Mit einem jungen, urbanen Flair soll das Restaurant nebst den Studierenden und Mitarbeitenden umliegender Firmen auch Passanten ansprechen, heisst es in der Mitteilung. Geführt wird es vom 27-jährigen Wolfgang Stubner, der davor in verschiedenen Berner Betrieben tätig war und das heimische Publikum gut kenne. «Wir freuen uns auf die Eröffnung und sind für den ersten Ansturm gewappnet», liess sich Stubner in der zuvor verschickten Mitteilung des ZFV zitieren.

Streich Nummer 5

Mit der Neueröffnung werden auch die Öffnungszeiten angepasst – wochentags ist das Lokal von 7 bis 20 Uhr offen.
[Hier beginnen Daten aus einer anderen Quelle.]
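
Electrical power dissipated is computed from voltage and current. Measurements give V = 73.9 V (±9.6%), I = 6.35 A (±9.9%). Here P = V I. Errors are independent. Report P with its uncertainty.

469 ± 64.7 W

Products/powers → add relative errors in quadrature, weighted by exponent:
  (1·δV/V)² = (1×0.0960)² = 0.00922;  (1·δI/I)² = (1×0.0990)² = 0.00980
δP/P = √(0.0190) = 0.138
P = 469 W, so δP = 0.138 × 469 = 64.7 W.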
Kulinarisch setzt die Grosse Schanze weiterhin auf Mittagsmenüs. Nebst Pasta und frischen Salaten gibt es auch vegane Burger. Ab 14 Uhr ist zudem Tea Time angesagt, mit Länggasstee und Etagèren voller Süssigkeiten.

Der ZFV ist in Bern bereits sehr gut vertreten: Der Verein führt in der Bundeshauptstadt fünf öffentliche Restaurant, darunter das Restaurant Schöngrün im Zentrum Paul Klee, die Gastronomie an der Bernexpo, das Tierpark-Restaurant Dählhölzli und das Mishio am Bärenplatz. Der ZFV führt ebenfalls die Mensen der Universität Bern, Personalrestaurants der UBS und die «Galerie des Alpes», das Restaurant im Parlamentsgebäude.